Capacity of the AWGN channel in bits per channel use (bpcu) is $$\mathsf{C}(\text{SNR})=\frac{1}{2}\log_2(1+\text{SNR})$$ where $\text{SNR}$ is the Signal-to-Noise-Ratio.

We consider equidistant bi-polar amplitude shift keying (ASK) constellations $\mathcal{X}$ with $2^m$ signal points:$$\mathcal{X}= \{\pm 1,\pm 3,\dotsc,\pm(2^m-1)\}.$$

The input-output-relation is:

$$Y=\Delta\cdot X+Z.$$
• Input $X$ with distribution $P_X$ on $\mathcal{X}$.
• $\Delta$ scales the constellation.
• Average signal power $P=\text{E}[(\Delta X)^2]$.
• Noise term $Z$ is zero mean Gaussian with power one: $Z \sim \mathcal{N}(0,1)$.
• Signal-to-Noise-Ratio is $\text{SNR}=P/1=\text{E}[(\Delta X)^2]$.

A good choice for $P_X$ is the Maxwell-Boltzmann (MB) distribution with parameter $\nu$, which resembles a sampled Gaussian distribution: $$P_{X_\nu}(x) = \frac{e^{-\nu x^2}}{\sum_{\tilde{x}\in\mathcal{X}}e^{-\nu \tilde{x}^2}}$$.

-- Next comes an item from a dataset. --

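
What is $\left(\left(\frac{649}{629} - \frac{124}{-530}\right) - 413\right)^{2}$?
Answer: $\frac{4710066193726084}{27783889225} \approx 1.6953 \cdot 10^{5}$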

In order to find the optimal $\nu$ and $\Delta$, we solve the optimization problem:

$$\mathsf{R}_\text{MB}(\text{SNR})=\max_{\nu,\Delta\colon\text{E}[(\Delta X_\nu)^2]\leq P}I(X_\nu;\Delta X_\nu+Z),$$ where $I(X_\nu;\Delta X_\nu+Z)$ is the mutual information of input $X_\nu$ and output $Y=\Delta X_\nu+Z$.